Acceptance, and understanding the other side of your relationships

True love begins with both curiosity and acceptance of yourself. For years I couldn’t understand why my Dad and step-mother wouldn’t accept me. I never felt truly loved or accepted by them, even though they would tell me they did any time I would question them. I would seek out proof as well. It was easy to find. Any situation that didn’t go exactly the way I expected it to go, I would tell myself, “It’s because they didn’t love me.” I would also get consensus with friends, by sharing all of the horrible things my parents would do to me. The stories would, of course, be from my point of view, and my reality.

I tried everything to get them to accept me and love me. I blamed myself for not being good enough. I blamed them for being mean. I went to therapists, and read books, never figuring out how to have the relationship I always wanted.

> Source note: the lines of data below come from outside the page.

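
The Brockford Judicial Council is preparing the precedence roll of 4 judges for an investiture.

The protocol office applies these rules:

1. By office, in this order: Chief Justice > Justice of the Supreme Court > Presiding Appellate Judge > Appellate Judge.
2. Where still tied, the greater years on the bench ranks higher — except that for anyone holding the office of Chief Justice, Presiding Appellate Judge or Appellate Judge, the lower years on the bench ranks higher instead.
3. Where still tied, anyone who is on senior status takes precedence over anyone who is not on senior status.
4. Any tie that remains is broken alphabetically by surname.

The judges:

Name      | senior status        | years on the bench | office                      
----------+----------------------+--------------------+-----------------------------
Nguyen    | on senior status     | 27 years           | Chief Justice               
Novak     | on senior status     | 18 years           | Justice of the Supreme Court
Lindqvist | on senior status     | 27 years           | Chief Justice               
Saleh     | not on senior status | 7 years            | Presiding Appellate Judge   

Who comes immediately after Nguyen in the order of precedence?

By office: Lindqvist and Nguyen (Chief Justice); then Novak (Justice of the Supreme Court); then Saleh (Presiding Appellate Judge).
Lindqvist and Nguyen both have years on the bench 27 years, so the next rule applies.
Lindqvist and Nguyen are each on senior status, so the next rule applies.
Among Lindqvist and Nguyen, alphabetically by surname: Lindqvist before Nguyen.
Order: Lindqvist, Nguyen, Novak, Saleh.

Novak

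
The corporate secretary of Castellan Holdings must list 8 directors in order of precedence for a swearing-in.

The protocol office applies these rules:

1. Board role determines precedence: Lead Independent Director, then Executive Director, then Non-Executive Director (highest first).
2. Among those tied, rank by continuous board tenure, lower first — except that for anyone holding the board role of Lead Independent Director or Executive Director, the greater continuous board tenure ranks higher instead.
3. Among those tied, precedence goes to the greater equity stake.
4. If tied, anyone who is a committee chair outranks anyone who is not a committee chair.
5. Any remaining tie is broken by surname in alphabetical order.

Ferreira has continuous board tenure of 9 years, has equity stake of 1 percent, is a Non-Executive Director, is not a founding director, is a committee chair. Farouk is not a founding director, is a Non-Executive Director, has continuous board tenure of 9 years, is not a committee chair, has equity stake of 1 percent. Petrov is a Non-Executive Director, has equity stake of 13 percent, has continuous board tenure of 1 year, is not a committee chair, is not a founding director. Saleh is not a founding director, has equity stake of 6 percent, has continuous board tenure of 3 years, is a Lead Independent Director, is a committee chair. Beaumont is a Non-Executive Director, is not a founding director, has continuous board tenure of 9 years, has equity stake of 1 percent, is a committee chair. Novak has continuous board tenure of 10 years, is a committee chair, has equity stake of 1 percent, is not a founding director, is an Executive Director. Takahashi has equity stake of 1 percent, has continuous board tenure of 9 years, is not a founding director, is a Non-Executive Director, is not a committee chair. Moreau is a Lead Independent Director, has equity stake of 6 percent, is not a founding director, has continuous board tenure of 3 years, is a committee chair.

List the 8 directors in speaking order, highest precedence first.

By board role: Moreau and Saleh (Lead Independent Director); then Novak (Executive Director); then Petrov, Beaumont, Ferreira, Farouk and Takahashi (Non-Executive Director).
Moreau and Saleh both have continuous board tenure 3 years, so the next rule applies.
Moreau and Saleh both have equity stake 6 percent, so the next rule applies.
Moreau and Saleh are each a committee chair, so the next rule applies.
Among Moreau and Saleh, alphabetically by surname: Moreau before Saleh.
Among Petrov, Beaumont, Ferreira, Farouk and Takahashi, by continuous board tenure (lower first): Petrov (1 year) before Beaumont, Ferreira, Farouk and Takahashi (9 years).
Beaumont, Ferreira, Farouk and Takahashi all have equity stake 1 percent, so the next rule applies.
Among Beaumont, Ferreira, Farouk and Takahashi, a committee chair before not a committee chair: Beaumont and Ferreira (a committee chair) before Farouk and Takahashi (not a committee chair).
Among Beaumont and Ferreira, alphabetically by surname: Beaumont before Ferreira.
Among Farouk and Takahashi, alphabetically by surname: Farouk before Takahashi.
Full order: Moreau, Saleh, Novak, Petrov, Beaumont, Ferreira, Farouk, Takahashi.

Moreau, Saleh, Novak, Petrov, Beaumont, Ferreira, Farouk, Takahashi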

One day I got a completely different perspective. What if I was being a certain way and they were just reacting to my way of being? I realized that I had deep resentment towards them and it grew deeper over time because of all of the stories and evidence I had collected. What if those stories and evidence weren’t actually reality? Could they have been telling me things and doing things that I had twisted to mean something else? I brought up a few situations to my Dad, and told him how I felt and what I had made it mean, and it turned out that from his point of view, it was a completely different story! I realized that I wasn’t fully and completely accepting them for who they are, and because of that, realized that if I was projecting that, I just assumed all others projected the same back at me.

Once I shifted my way of being, took responsibility, and let go of the resentment, because really there was nothing to be resentful for, they started reacting to me differently. They became loving and accepting. I now have the relationship I’ve always wanted with them.

Try talking to the people in your life if you feel like they’re not treating you right. Hear their side of the story with a truly open mind and heart, and you will often find that we are responsible for much of the negative connotations we assume are the “one true reality.”